February 28 2018  |  4 min read

At its heart economics is about the allocation of scarce resources such as land, labour and capital, and how the benefits of economic activities are distributed. In modern Western economies such as ours the private sector dominates activity, the rule of law overrides everything with independence of the courts from influence, and the government sets the rules in a tone determined by voter choices every three years.

That tone has shifted. After relatively good growth in our economy since 2010 and exceptionally strong growth over the past three years of 11% (assisted by 6% population growth), voters have decided that there needs to be some rebalancing. In essence there has developed a concern that perhaps some people are being left behind as the economy advances, and some non-market measures are needed to better spread the benefits of growth.

Increasing the minimum wage from $15.75 an hour to $20 an hour by 2021 is one of those redistributive measures which reflects not the relative strengths of the bargaining parties – employers versus staff – but rule setting by the new government.


In that regard it is no use businesses arguing the clear logic that higher wages will cause some businesses to close down and some people to lose their jobs. Both of these things will happen because the increase in minimum wages and rise in payment rates for people earning just above minimum pay is not being driven by increasing productivity.

But there is more to it than that. Were the labour market merely a simple ongoing exchange of labour for income, the higher wages would come about naturally anyway. Why? Because New Zealand has a worsening labour shortage. This “should” be leading to accelerating wages growth but it isn’t. Why?

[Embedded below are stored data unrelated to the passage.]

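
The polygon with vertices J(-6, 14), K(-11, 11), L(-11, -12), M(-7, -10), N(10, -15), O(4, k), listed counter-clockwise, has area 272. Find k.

The doubled signed area Σ (x_i y_{i+1} − x_{i+1} y_i) is linear in k.
With k=0 it equals 688; the coefficient of k is 16 (from the two edges through O).
So 16·k + 688 = 2·272 = 544 ⇒ k = -9.

-9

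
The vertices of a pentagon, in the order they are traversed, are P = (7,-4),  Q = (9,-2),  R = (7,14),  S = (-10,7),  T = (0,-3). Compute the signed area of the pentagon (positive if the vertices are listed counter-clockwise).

Apply the surveyor's formula: 2A = Σ (x_i·y_{i+1} − x_{i+1}·y_i), indices taken mod 5.
Σ = (22) + (140) + (189) + (30) + (21) = 402
Signed area = Σ/2 = 201 (positive ⇒ counter-clockwise traversal).

201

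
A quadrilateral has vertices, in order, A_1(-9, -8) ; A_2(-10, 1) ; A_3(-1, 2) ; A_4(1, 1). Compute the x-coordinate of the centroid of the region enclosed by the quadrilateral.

Apply the shoelace (surveyor's) formula. First the cross-terms c_i = x_i·y_{i+1} − x_{i+1}·y_i:
  -89, -19, -3, 1  ⇒  2A = -110, A = -55.
Then Σ (x_i + x_{i+1})·c_i = 1892, so x̄ = 1892 / (6·(-55)) = -86/15.

-86/15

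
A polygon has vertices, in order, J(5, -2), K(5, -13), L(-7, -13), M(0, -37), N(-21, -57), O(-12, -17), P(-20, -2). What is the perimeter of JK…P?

160

|JK| = √((0)² + (-11)²) = √121 = 11
|KL| = √((-12)² + (0)²) = √144 = 12
|LM| = √((7)² + (-24)²) = √625 = 25
|MN| = √((-21)² + (-20)²) = √841 = 29
|NO| = √((9)² + (40)²) = √1681 = 41
|OP| = √((-8)² + (15)²) = √289 = 17
|PJ| = √((25)² + (0)²) = √625 = 25
Perimeter = 11 + 12 + 25 + 29 + 41 + 17 + 25 = 160.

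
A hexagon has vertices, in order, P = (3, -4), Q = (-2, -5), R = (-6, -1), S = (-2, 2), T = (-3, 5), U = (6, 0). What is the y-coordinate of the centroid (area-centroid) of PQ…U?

Apply the surveyor's formula. First the cross-terms c_i = x_i·y_{i+1} − x_{i+1}·y_i:
  -23, -28, -14, -4, -30, -24  ⇒  2A = -123, A = -61.5.
Then Σ (y_i + y_{i+1})·c_i = 279, so ȳ = 279 / (6·(-61.5)) = -31/41.

-31/41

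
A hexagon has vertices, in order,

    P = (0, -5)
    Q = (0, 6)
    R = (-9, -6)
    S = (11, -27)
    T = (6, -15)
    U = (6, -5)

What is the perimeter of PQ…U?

|PQ| = √((0)² + (11)²) = √121 = 11
|QR| = √((-9)² + (-12)²) = √225 = 15
|RS| = √((20)² + (-21)²) = √841 = 29
|ST| = √((-5)² + (12)²) = √169 = 13
|TU| = √((0)² + (10)²) = √100 = 10
|UP| = √((-6)² + (0)²) = √36 = 6
Perimeter = 11 + 15 + 29 + 13 + 10 + 6 = 84.

84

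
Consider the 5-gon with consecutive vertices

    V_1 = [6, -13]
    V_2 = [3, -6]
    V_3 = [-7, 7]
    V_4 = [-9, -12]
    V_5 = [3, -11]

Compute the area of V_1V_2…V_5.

145.5

Apply the shoelace formula: 2A = Σ (x_i·y_{i+1} − x_{i+1}·y_i), indices taken mod 5.
Σ = (3) + (-21) + (147) + (135) + (27) = 291
Area = |Σ|/2 = 145.5.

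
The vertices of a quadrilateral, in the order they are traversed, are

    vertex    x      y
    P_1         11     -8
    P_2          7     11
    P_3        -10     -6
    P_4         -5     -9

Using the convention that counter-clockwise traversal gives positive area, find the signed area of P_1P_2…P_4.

222

Apply Gauss's area formula: 2A = Σ (x_i·y_{i+1} − x_{i+1}·y_i), indices taken mod 4.
Σ = (177) + (68) + (60) + (139) = 444
Signed area = Σ/2 = 222 (positive ⇒ counter-clockwise traversal).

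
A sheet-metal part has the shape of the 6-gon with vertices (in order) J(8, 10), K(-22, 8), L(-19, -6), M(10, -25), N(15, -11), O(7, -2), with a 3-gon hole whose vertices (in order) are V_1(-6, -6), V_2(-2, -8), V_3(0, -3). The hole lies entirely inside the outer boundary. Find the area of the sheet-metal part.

Outer boundary:
Apply Gauss's area formula: 2A = Σ (x_i·y_{i+1} − x_{i+1}·y_i), indices taken mod 6.
Σ = (284) + (284) + (535) + (265) + (47) + (86) = 1501
Area = |Σ|/2 = 750.5.
Hole:
V_1→V_2: (-6)(-8) − (-2)(-6) = 36
V_2→V_3: (-2)(-3) − (0)(-8) = 6
V_3→V_1: (0)(-6) − (-6)(-3) = -18
Σ = 24
Area = |Σ|/2 = 12.
Net area = 750.5 − 12 = 738.5.

738.5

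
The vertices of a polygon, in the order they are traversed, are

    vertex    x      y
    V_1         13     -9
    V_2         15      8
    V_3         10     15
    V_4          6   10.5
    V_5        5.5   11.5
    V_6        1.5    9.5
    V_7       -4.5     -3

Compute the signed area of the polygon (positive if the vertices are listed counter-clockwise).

281.5

Σ = (239) + (145) + (15) + (11.25) + (35) + (38.25) + (79.5) = 563
Signed area = Σ/2 = 281.5 (positive ⇒ counter-clockwise traversal).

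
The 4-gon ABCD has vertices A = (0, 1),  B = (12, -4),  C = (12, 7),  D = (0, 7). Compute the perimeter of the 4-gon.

42

|AB| = √((12)² + (-5)²) = √169 = 13
|BC| = √((0)² + (11)²) = √121 = 11
|CD| = √((-12)² + (0)²) = √144 = 12
|DA| = √((0)² + (-6)²) = √36 = 6
Perimeter = 13 + 11 + 12 + 6 = 42.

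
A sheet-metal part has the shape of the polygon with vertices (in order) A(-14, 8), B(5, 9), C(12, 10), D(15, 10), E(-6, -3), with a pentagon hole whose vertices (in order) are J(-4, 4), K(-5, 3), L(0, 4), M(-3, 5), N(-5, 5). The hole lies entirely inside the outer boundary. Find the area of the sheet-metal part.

159.5

Outer boundary:
Apply the shoelace formula: 2A = Σ (x_i·y_{i+1} − x_{i+1}·y_i), indices taken mod 5.
Cross-terms: -166, -58, -30, 15, -90  ⇒  Σ = -329
Area = |Σ|/2 = 164.5.
Hole:
J→K: (-4)(3) − (-5)(4) = 8
K→L: (-5)(4) − (0)(3) = -20
L→M: (0)(5) − (-3)(4) = 12
M→N: (-3)(5) − (-5)(5) = 10
N→J: (-5)(4) − (-4)(5) = 0
Σ = 10
Area = |Σ|/2 = 5.
Net area = 164.5 − 5 = 159.5.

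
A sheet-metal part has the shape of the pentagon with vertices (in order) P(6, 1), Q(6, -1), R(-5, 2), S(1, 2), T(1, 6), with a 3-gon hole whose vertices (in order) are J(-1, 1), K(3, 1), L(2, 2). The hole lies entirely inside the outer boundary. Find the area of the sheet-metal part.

22

Outer boundary:
Cross-terms: -12, 7, -12, 4, -35  ⇒  Σ = -48
Area = |Σ|/2 = 24.
Hole:
Apply the shoelace (surveyor's) formula: 2A = Σ (x_i·y_{i+1} − x_{i+1}·y_i), indices taken mod 3.
J→K: (-1)(1) − (3)(1) = -4
K→L: (3)(2) − (2)(1) = 4
L→J: (2)(1) − (-1)(2) = 4
Σ = 4
Area = |Σ|/2 = 2.
Net area = 24 − 2 = 22.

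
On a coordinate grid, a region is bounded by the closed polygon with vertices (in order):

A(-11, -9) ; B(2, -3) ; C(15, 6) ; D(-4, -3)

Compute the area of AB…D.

Apply the shoelace (surveyor's) formula: 2A = Σ (x_i·y_{i+1} − x_{i+1}·y_i), indices taken mod 4.
A→B: (-11)(-3) − (2)(-9) = 51
B→C: (2)(6) − (15)(-3) = 57
C→D: (15)(-3) − (-4)(6) = -21
D→A: (-4)(-9) − (-11)(-3) = 3
Σ = 90
Area = |Σ|/2 = 45.

45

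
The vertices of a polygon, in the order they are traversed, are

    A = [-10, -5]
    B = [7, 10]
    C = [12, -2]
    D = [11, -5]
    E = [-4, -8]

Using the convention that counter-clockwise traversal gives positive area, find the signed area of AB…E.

Apply the shoelace formula: 2A = Σ (x_i·y_{i+1} − x_{i+1}·y_i), indices taken mod 5.
Σ = (-65) + (-134) + (-38) + (-108) + (-60) = -405
Signed area = Σ/2 = -202.5 (negative ⇒ clockwise traversal).

-202.5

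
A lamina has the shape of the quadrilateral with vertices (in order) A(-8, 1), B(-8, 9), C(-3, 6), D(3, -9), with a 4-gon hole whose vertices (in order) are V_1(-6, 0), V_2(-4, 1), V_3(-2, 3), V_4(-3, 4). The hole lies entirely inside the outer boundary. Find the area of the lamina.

Outer boundary:
Apply the surveyor's formula: 2A = Σ (x_i·y_{i+1} − x_{i+1}·y_i), indices taken mod 4.
Σ = (-64) + (-21) + (9) + (-69) = -145
Area = |Σ|/2 = 72.5.
Hole:
Apply the shoelace (surveyor's) formula: 2A = Σ (x_i·y_{i+1} − x_{i+1}·y_i), indices taken mod 4.
Σ = (-6) + (-10) + (1) + (24) = 9
Area = |Σ|/2 = 4.5.
Net area = 72.5 − 4.5 = 68.

68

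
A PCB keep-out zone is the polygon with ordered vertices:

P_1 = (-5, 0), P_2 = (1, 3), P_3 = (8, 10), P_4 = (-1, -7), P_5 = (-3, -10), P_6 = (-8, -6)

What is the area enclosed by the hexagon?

Apply Gauss's area formula: 2A = Σ (x_i·y_{i+1} − x_{i+1}·y_i), indices taken mod 6.
Σ = (-15) + (-14) + (-46) + (-11) + (-62) + (-30) = -178
Area = |Σ|/2 = 89.

89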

That is a question being asked worldwide as jobs growth is almost everywhere failing to boost the pace of wages growth. Some dynamics have changed since the Global Financial Crisis and we are not exactly sure why. But the outcome is that apart from actually having a job, the benefits of strong growth are not being spread nearly as widely this cycle as has tended to happen in the past – perhaps in the old days with the assistance of strong union movements.

This time around many low skilled people seem reluctant to change jobs. Perhaps they are scared of being last on and therefore first off should a new global crisis come along.

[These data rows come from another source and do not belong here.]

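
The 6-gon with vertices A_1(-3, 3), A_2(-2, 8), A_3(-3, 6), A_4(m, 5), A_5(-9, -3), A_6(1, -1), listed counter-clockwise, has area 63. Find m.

-10

The doubled signed area Σ (x_i y_{i+1} − x_{i+1} y_i) is linear in m.
With m=0 it equals 36; the coefficient of m is -9 (from the two edges through A_4).
So -9·m + 36 = 2·63 = 126 ⇒ m = -10.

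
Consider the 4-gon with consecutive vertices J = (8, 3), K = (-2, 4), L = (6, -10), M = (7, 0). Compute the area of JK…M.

62.5

Apply the shoelace formula: 2A = Σ (x_i·y_{i+1} − x_{i+1}·y_i), indices taken mod 4.
Σ = (38) + (-4) + (70) + (21) = 125
Area = |Σ|/2 = 62.5.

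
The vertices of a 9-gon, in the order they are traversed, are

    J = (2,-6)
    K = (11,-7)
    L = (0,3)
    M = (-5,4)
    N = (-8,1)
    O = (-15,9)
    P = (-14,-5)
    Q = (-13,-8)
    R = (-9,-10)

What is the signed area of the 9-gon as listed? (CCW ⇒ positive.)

Apply the shoelace formula: 2A = Σ (x_i·y_{i+1} − x_{i+1}·y_i), indices taken mod 9.
Cross-terms: 52, 33, 15, 27, -57, 201, 47, 58, 74  ⇒  Σ = 450
Signed area = Σ/2 = 225 (positive ⇒ counter-clockwise traversal).

225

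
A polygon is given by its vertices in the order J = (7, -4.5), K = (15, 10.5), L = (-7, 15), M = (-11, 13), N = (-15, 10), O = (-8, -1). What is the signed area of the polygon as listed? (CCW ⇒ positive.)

368.25

Apply the shoelace (surveyor's) formula: 2A = Σ (x_i·y_{i+1} − x_{i+1}·y_i), indices taken mod 6.
Σ = (141) + (298.5) + (74) + (85) + (95) + (43) = 736.5
Signed area = Σ/2 = 368.25 (positive ⇒ counter-clockwise traversal).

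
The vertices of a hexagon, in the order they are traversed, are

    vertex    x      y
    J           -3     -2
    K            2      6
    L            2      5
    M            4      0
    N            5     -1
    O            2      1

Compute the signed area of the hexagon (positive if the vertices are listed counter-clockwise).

Σ = (-14) + (-2) + (-20) + (-4) + (7) + (-1) = -34
Signed area = Σ/2 = -17 (negative ⇒ clockwise traversal).

-17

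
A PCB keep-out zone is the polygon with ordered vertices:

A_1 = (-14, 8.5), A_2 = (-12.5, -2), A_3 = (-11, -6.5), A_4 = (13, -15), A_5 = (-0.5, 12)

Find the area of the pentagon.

377.625

Σ = (134.25) + (59.25) + (249.5) + (148.5) + (163.75) = 755.25
Area = |Σ|/2 = 377.625.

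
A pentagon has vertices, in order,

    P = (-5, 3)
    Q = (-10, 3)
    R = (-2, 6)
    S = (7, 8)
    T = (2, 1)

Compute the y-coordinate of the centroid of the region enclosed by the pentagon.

Apply the shoelace (surveyor's) formula. First the cross-terms c_i = x_i·y_{i+1} − x_{i+1}·y_i:
  15, -54, -58, -9, 11  ⇒  2A = -95, A = -47.5.
Then Σ (y_i + y_{i+1})·c_i = -1245, so ȳ = -1245 / (6·(-47.5)) = 83/19.

83/19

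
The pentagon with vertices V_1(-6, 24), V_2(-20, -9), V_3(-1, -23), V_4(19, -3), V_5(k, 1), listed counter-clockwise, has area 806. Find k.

6

Write out the shoelace sum; only the two edges meeting at V_5 involve k:
2·Area = [(19·1 − k·(-3)) + (k·24 − (-6)·1)] + 1425
       = 27·k + 1450 = 1612
⇒ k = 6.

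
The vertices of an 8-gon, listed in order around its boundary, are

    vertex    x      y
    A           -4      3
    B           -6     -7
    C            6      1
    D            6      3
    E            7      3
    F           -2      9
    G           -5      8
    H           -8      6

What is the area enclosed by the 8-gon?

111.5

Σ = (46) + (36) + (12) + (-3) + (69) + (29) + (34) + (0) = 223
Area = |Σ|/2 = 111.5.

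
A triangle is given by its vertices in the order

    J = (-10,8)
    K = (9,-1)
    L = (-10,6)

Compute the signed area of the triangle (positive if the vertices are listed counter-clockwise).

J→K: (-10)(-1) − (9)(8) = -62
K→L: (9)(6) − (-10)(-1) = 44
L→J: (-10)(8) − (-10)(6) = -20
Σ = -38
Signed area = Σ/2 = -19 (negative ⇒ clockwise traversal).

-19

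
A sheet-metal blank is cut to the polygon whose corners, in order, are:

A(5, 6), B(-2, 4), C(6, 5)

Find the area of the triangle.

Apply Gauss's area formula: 2A = Σ (x_i·y_{i+1} − x_{i+1}·y_i), indices taken mod 3.
A→B: (5)(4) − (-2)(6) = 32
B→C: (-2)(5) − (6)(4) = -34
C→A: (6)(6) − (5)(5) = 11
Σ = 9
Area = |Σ|/2 = 4.5.

4.5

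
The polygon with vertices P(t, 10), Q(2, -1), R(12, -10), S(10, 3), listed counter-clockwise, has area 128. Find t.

-12

Write out the shoelace sum; only the two edges meeting at P involve t:
2·Area = [(10·10 − t·3) + (t·(-1) − 2·10)] + 128
       = -4·t + 208 = 256
⇒ t = -12.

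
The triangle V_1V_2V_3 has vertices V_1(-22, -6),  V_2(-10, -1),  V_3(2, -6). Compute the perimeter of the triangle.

|V_1V_2| = √((12)² + (5)²) = √169 = 13
|V_2V_3| = √((12)² + (-5)²) = √169 = 13
|V_3V_1| = √((-24)² + (0)²) = √576 = 24
Perimeter = 13 + 13 + 24 = 50.

50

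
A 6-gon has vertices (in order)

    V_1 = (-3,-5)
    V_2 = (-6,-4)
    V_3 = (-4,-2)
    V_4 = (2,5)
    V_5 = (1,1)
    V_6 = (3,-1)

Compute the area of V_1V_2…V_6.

Apply the shoelace (surveyor's) formula: 2A = Σ (x_i·y_{i+1} − x_{i+1}·y_i), indices taken mod 6.
V_1→V_2: (-3)(-4) − (-6)(-5) = -18
V_2→V_3: (-6)(-2) − (-4)(-4) = -4
V_3→V_4: (-4)(5) − (2)(-2) = -16
V_4→V_5: (2)(1) − (1)(5) = -3
V_5→V_6: (1)(-1) − (3)(1) = -4
V_6→V_1: (3)(-5) − (-3)(-1) = -18
Σ = -63
Area = |Σ|/2 = 31.5.

31.5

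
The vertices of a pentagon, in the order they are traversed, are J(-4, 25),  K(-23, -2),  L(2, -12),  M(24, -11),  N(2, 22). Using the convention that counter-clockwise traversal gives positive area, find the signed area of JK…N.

Apply the shoelace formula: 2A = Σ (x_i·y_{i+1} − x_{i+1}·y_i), indices taken mod 5.
Σ = (583) + (280) + (266) + (550) + (138) = 1817
Signed area = Σ/2 = 908.5 (positive ⇒ counter-clockwise traversal).

908.5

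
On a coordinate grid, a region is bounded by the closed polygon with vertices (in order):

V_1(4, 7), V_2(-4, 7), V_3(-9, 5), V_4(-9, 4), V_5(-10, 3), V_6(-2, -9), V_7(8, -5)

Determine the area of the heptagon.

187.5

Apply the shoelace formula: 2A = Σ (x_i·y_{i+1} − x_{i+1}·y_i), indices taken mod 7.
Cross-terms: 56, 43, 9, 13, 96, 82, 76  ⇒  Σ = 375
Area = |Σ|/2 = 187.5.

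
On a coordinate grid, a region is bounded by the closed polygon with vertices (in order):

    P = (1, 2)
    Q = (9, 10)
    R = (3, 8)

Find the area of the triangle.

16

Apply the surveyor's formula: 2A = Σ (x_i·y_{i+1} − x_{i+1}·y_i), indices taken mod 3.
Σ = (-8) + (42) + (-2) = 32
Area = |Σ|/2 = 16.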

So the government has stepped in and those businesses who have been gaining from the change in how the labour market functions will now have to pay a price.

Shift employer

So is this bad for the economy? Actually no. It is good. Here is why. There are thousands of businesses who want staff but cannot find them in a world where people are reluctant to change jobs. Now some staff will be reluctantly forced to shift employer. Most will end up not just earning more but being more productive and that is the secret to success in an economy and the core of economics – resources need to be efficiently allocated and higher minimum wages are needed to assist this process when labour is in short supply.

What can affected businesses do apart from shrink, close down, or pay more? Raising prices is out of the question for most in this new world of online competition and consumer resistance to price rises. Instead businesses will need to accelerate the pace of their adoption of labour saving technologies like machines, better software systems, better locations, better distribution methods.

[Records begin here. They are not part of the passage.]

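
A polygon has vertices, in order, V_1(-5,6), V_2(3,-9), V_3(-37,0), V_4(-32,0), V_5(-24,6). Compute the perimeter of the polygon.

|V_1V_2| = √((8)² + (-15)²) = √289 = 17
|V_2V_3| = √((-40)² + (9)²) = √1681 = 41
|V_3V_4| = √((5)² + (0)²) = √25 = 5
|V_4V_5| = √((8)² + (6)²) = √100 = 10
|V_5V_1| = √((19)² + (0)²) = √361 = 19
Perimeter = 17 + 41 + 5 + 10 + 19 = 92.

92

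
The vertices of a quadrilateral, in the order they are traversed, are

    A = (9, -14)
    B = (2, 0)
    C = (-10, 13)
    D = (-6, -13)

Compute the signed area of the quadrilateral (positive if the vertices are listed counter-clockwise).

Apply Gauss's area formula: 2A = Σ (x_i·y_{i+1} − x_{i+1}·y_i), indices taken mod 4.
Σ = (28) + (26) + (208) + (201) = 463
Signed area = Σ/2 = 231.5 (positive ⇒ counter-clockwise traversal).

231.5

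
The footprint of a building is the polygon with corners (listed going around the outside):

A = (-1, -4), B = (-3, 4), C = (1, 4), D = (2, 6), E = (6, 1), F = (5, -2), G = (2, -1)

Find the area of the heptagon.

Σ = (-16) + (-16) + (-2) + (-34) + (-17) + (-1) + (-9) = -95
Area = |Σ|/2 = 47.5.

47.5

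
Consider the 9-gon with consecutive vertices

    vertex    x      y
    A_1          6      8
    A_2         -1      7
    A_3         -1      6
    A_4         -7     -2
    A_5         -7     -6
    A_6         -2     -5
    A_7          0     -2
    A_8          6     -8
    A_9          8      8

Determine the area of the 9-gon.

145

Apply Gauss's area formula: 2A = Σ (x_i·y_{i+1} − x_{i+1}·y_i), indices taken mod 9.
Σ = (50) + (1) + (44) + (28) + (23) + (4) + (12) + (112) + (16) = 290
Area = |Σ|/2 = 145.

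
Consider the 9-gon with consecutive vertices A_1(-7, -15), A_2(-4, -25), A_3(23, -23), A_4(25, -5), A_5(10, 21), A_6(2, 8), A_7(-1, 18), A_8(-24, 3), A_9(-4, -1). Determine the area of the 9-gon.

Σ = (115) + (667) + (460) + (575) + (38) + (44) + (429) + (36) + (53) = 2417
Area = |Σ|/2 = 1208.5.

1208.5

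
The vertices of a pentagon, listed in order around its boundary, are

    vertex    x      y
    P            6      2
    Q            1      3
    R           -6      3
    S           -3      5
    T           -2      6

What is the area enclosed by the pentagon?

16

Apply the shoelace formula: 2A = Σ (x_i·y_{i+1} − x_{i+1}·y_i), indices taken mod 5.
Σ = (16) + (21) + (-21) + (-8) + (-40) = -32
Area = |Σ|/2 = 16.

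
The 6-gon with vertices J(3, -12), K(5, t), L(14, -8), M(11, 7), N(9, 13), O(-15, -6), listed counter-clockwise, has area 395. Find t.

The doubled signed area Σ (x_i y_{i+1} − x_{i+1} y_i) is linear in t.
With t=0 it equals 625; the coefficient of t is -11 (from the two edges through K).
So -11·t + 625 = 2·395 = 790 ⇒ t = -15.

-15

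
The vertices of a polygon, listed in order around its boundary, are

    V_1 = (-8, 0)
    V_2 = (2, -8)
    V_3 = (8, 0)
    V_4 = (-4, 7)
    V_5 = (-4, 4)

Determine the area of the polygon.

114

V_1→V_2: (-8)(-8) − (2)(0) = 64
V_2→V_3: (2)(0) − (8)(-8) = 64
V_3→V_4: (8)(7) − (-4)(0) = 56
V_4→V_5: (-4)(4) − (-4)(7) = 12
V_5→V_1: (-4)(0) − (-8)(4) = 32
Σ = 228
Area = |Σ|/2 = 114.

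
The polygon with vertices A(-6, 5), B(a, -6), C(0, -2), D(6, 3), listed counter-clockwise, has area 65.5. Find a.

-5

Write out the shoelace sum; only the two edges meeting at B involve a:
2·Area = [((-6)·(-6) − a·5) + (a·(-2) − 0·(-6))] + 60
       = -7·a + 96 = 131
⇒ a = -5.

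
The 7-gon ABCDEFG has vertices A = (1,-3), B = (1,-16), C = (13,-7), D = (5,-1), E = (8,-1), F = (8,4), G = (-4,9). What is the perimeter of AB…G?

|AB| = √((0)² + (-13)²) = √169 = 13
|BC| = √((12)² + (9)²) = √225 = 15
|CD| = √((-8)² + (6)²) = √100 = 10
|DE| = √((3)² + (0)²) = √9 = 3
|EF| = √((0)² + (5)²) = √25 = 5
|FG| = √((-12)² + (5)²) = √169 = 13
|GA| = √((5)² + (-12)²) = √169 = 13
Perimeter = 13 + 15 + 10 + 3 + 5 + 13 + 13 = 72.

72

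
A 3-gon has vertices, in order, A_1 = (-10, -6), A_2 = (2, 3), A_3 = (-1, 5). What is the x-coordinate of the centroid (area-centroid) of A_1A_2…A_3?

Apply the shoelace (surveyor's) formula. First the cross-terms c_i = x_i·y_{i+1} − x_{i+1}·y_i:
  -18, 13, 56  ⇒  2A = 51, A = 25.5.
Then Σ (x_i + x_{i+1})·c_i = -459, so x̄ = -459 / (6·25.5) = -3.

-3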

Some will do best in a world of constrained labour supply to produce less by restricting output to the highest yielding customers, or focussing solely on the highest margin products. And the best way to get into the correct frame of mind for examining these sort of options is to view the coming higher wages as not being driven by legislation but reflecting an economy where growth is no longer constrained by a shortage of customers but a worsening shortage of labour made more intense by the aging population and limits seeming to have been reached on society’s tolerance for ever rising numbers of imported workers.